Оркестр открыл свой персональный филармонический абонемент. Фото предоставлено пресс-службой МГАФ
Московская филармония традиционно дает концерт в день рождения Дмитрия Шостаковича. Чести выступать в этот день удостаиваются лучшие коллективы. Нередко – Госоркестр Татарстана под управлением своего художественного руководителя и главного дирижера Александра Сладковского.
Выбор коллектива неслучаен: у оркестра и филармонии давние и крепкие отношения, не менее давние и крепкие – у коллектива и маэстро с музыкой Шостаковича. Один из первых масштабных проектов обновленного Сладковским оркестра стала запись всех симфоний и инструментальных концертов композитора. Этому предшествовала колоссальная работа, когда оркестр буквально болел Шостаковичем, выучив и исполнив массив партитур в течение сжатого (для погружения в такое количество музыки) времени.
С момента записи прошло восемь лет, время, за которое оркестра прошел огромный путь, приобрел опыт, который открывает и музыкантам, и дирижеру абсолютную свободу, возможность, не думая о технических сложностях, размышлять о важном.
Время – очевидно – диктует выбор музыки. Второй виолончельный концерт и Восьмая симфония прозвучали в этот вечер. Написанный для Мстислава Ростроповича, в расчете на его способность к эмоциональности, выразительности в игре, Второй концерт был создан в 1966-м и исполнен на вечере к 60-летию композитора. Скрытое содержание его музыки музыковеды пытались найти долгое время. Одна из самых распространенных версий (Александра Ивашкина) – на смерть Анны Ахматовой. Но есть и другая, весьма любопытная – Марины Рыцаревой, которая считает, что музыка концерта отражает разочарование интеллигенции в оттепели, продиктованное общественными процессами, в первую очередь процессом над Андреем Синявским и Юрием Даниэлем, закончившимся сроком за антисоветскую пропаганду. Один из немногих случаев в отечественной истории, когда художников судили за их творчество и наказание было жестоким. Знаменитая в свое время одесская песня «Бублики», которая в лирическом варианте открывает вторую часть и звучит в катастрофической кульминации третьей, рифмуется (через местный бандитский фольклор) с псевдонимом Абрам Терц, под которым публиковался Синявский. Так или иначе, Второй концерт – по поиску формы, по способу существования солиста и оркестра, по самой декламационной манере в партии виолончели, где скрыта и боль, и пафос верности идеалам, несгибаемости, – сочинение глубоко личное. И это передали оркестр и солист Александр Князев, пройдя вместе путь от драмы к освобождению, к переходу в вечность.

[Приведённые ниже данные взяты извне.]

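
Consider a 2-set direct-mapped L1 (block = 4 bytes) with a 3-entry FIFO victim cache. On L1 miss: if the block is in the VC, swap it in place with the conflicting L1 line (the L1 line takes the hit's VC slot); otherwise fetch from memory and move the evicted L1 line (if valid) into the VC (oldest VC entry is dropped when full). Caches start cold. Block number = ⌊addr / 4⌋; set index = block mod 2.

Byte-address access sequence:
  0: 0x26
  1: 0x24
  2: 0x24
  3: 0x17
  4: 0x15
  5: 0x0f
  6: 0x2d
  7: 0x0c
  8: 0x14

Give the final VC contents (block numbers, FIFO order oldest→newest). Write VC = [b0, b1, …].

VC = [9, 3, 11]

  [0] addr=0x26 blk=9 s=1: MISS | VC []
  [1] addr=0x24 blk=9 s=1: L1-HIT | VC []
  [2] addr=0x24 blk=9 s=1: L1-HIT | VC []
  [3] addr=0x17 blk=5 s=1: MISS | VC [9]
  [4] addr=0x15 blk=5 s=1: L1-HIT | VC [9]
  [5] addr=0xf blk=3 s=1: MISS | VC [9, 5]
  [6] addr=0x2d blk=11 s=1: MISS | VC [9, 5, 3]
  [7] addr=0xc blk=3 s=1: VC-HIT | VC [9, 5, 11]
  [8] addr=0x14 blk=5 s=1: VC-HIT | VC [9, 3, 11]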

Восьмая симфония возвращает слушателя на 20 с лишним лет назад, в 1943 год. После грандиозной «Ленинградской» появляется партитура не менее мощная, но – слишком философская, для того чтобы в годы войны стать орудием пропаганды. Итог: снятие партитуры с Госпремии, а затем – негласно – из репертуара. Камнем преткновения стал финал, очевидно, показавшийся цензорам слишком легкомысленным. Он же – и предмет интереса для интерпретаторов. Что стоит за простым мотивом у фагота, неброским, даже игривым? Вспоминается месседж Владимира Юровского, который на примере последней части (для первой темы он использовал текст «мы за мир») размышлял о том, что самые добрые намерения, попадая в массы, рискуют обернуться вселенским злом. Артем Варгафтик – он вел концерт – исходит из позиции, что противостоять злу можно, только открыто посмотрев ему в глаза. И Александр Сладковский с этой концепцией оказался солидарен. Драматическая первая часть и два скерцо – нагнетание и концентрация ужаса, с дьявольской точностью переданные оркестром, – замирают в трагической пассакалии. Но все же некий импульс (тот самый начальный мотив финала) пробивается к жизни, находит выход за пределы скорби – к свету.